= Next Level Church =

Next Level Church is a church in Matthews, North Carolina, a Charlotte suburb. It was founded in 2005.

==History==
Next Level Church started as a launch team in January 2005 at Park Church South in Pineville, North Carolina. Meetings were held on Sunday nights and drew around 40 people. The church held its first public worship service on Sunday morning September 11, 2005, in the gymnasium of Community House Middle School located in the Ballantyne area of Charlotte. Due to potential damage to the wooden gym floor, Next Level Church's lease was terminated in July 2006. The search for a new location yielded a campus with three buildings on 16 acre and another church named Tri-County Community Church (TC3) in Matthews which was meeting weekly on Saturday nights. Next Level Church met in the Matthews facility for the first time on August 20, 2006. TC3 and Next Level merged into a single congregation under the name of Next Level Church.
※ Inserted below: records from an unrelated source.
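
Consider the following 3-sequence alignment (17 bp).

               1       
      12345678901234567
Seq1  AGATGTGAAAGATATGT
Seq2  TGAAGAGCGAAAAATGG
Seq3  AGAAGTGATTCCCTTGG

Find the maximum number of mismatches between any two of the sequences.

Pairwise Hamming distances:
  Seq1 vs Seq2: 8
  Seq1 vs Seq3: 8
  Seq2 vs Seq3: 9
The largest is 9, between Seq2 and Seq3.

9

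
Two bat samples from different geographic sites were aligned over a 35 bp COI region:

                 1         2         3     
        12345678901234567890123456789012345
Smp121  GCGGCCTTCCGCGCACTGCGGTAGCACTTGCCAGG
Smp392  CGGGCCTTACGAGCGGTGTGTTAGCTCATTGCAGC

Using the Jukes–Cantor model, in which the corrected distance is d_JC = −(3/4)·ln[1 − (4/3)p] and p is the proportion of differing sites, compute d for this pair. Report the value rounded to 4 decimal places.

The sequences differ at positions 1 (G/C), 2 (C/G), 9 (C/A), 12 (C/A), 15 (A/G), 16 (C/G), 19 (C/T), 21 (G/T), 26 (A/T), 28 (T/A), 30 (G/T), 31 (C/G), 35 (G/C).
p = 13/35 = 0.371429.
d = −0.75 · ln(1 − (4/3)·0.371429) = −0.75 · ln(0.504761) = −0.75 · (-0.683670) = 0.5128.

0.5128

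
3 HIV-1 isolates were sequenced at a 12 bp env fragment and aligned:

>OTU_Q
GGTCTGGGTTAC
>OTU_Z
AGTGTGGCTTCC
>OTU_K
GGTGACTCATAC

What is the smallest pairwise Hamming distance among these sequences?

4

Pairwise Hamming distances:
  OTU_Q vs OTU_Z: 4
  OTU_Q vs OTU_K: 6
  OTU_Z vs OTU_K: 6
The smallest is 4, between OTU_Q and OTU_Z.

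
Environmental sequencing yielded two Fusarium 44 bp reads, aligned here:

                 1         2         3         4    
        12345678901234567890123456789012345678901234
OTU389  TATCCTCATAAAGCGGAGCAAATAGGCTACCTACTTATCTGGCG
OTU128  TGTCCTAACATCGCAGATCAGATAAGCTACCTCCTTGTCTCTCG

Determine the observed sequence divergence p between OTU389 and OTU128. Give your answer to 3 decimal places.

The sequences differ at positions 2 (A/G), 7 (C/A), 9 (T/C), 11 (A/T), 12 (A/C), 15 (G/A), 18 (G/T), 21 (A/G), 25 (G/A), 33 (A/C), 37 (A/G), 41 (G/C), 42 (G/T).
There are 13 differences over 44 sites, so p = 13/44 = 0.295.

0.295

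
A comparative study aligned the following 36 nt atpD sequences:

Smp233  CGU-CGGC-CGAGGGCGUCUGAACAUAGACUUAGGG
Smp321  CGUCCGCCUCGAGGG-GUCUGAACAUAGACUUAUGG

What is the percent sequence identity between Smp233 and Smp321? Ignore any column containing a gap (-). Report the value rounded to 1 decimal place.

Excluding the 3 gap columns leaves 33 comparable sites.
Mismatches occur at site 7 (G↔C), site 34 (G↔U).
31 of the 33 comparable sites match, so the percent identity is 31/33 × 100 = 93.9%.

93.9%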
In 2007, Next Level adopted Project 485, an ambitious plan to begin Next Level campuses near every exit of Interstate 485, the loop highway surrounding Charlotte. The first Project 485 campus, in the Ballantyne area, launched in February 2008, led by Campus Pastor Robbie McLaughlin.

On February 10, 2008. Next Level Church launched its second campus in the Ballantyne area of Charlotte.

==Church "planting"==
Next Level planted a church in November 2006 known as The Journey, which meets within a few miles of uptown Charlotte. The lead pastor is Mark Griffith.

On January 28, 2007, Next Level planted a church called Element, led by Brian Phipps, along with Bill Babson and Frank Hamrick in the Southwest suburbs of Charlotte. Element had an attendance of approximately 330 on their first Sunday of public worship services.